Industry groups are awaiting Indian Prime Minister Narendra Modi to fill in the details of his policy initiative called "Make in India" enticing companies to manufacture in the country.
This is expected when his government presents its budget on Saturday.
As part of the program, Modi plans to raise the share of manufacturing in the economy to 25 percent by 2022 from 18 percent now. The target is to create 100 million jobs to absorb the world's largest working-age population.
Attracting investment is key for Modi to provide jobs for the 64 million new workforce entrants by 2021, when almost two-thirds of its 1.2 billion people will be of working age.
Currently, most Indian companies would rather operate their factories in China where they would pay workers three times more than they would at home.
Congestion at ports, lack of skilled workers and shortage of raw materials offset any advantage India has with cheaper labor costs, according to Himanshu Baid, head of New Delhi-based Poly Medicure Ltd., which has an annual sales of $53 million.
"It was a risk for a small company like ours, but it worked as China is an easy place for business," Baid said.

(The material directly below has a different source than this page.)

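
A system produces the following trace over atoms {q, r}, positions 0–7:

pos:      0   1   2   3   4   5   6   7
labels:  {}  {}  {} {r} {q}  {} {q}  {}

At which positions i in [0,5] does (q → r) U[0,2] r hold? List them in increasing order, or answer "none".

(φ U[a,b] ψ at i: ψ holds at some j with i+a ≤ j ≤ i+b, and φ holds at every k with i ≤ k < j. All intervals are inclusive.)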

While India suffered from a stifling bureaucracy that required permits to produce goods until 1991, China emerged with a manufacturing industry accounting for about a third of its economy.
India also fell to 142 of 189 countries on the World Bank's index on ease of doing business, falling behind Ethiopia, Yemen and Sierra Leone.
"Ancient and archaic rules have to be all removed," said Sumit Majumdar, a professor at University of Texas in Dallas.
Modi has taken some steps to make it easier for companies to do business, including moving the application process for industrial licenses online. The prime minister has also prioritized military equipment made or assembled in India to cut reliance on foreign purchases.
Modi's administration must also clean up a number of tax rates wherein those imposed on components are higher than the finished product.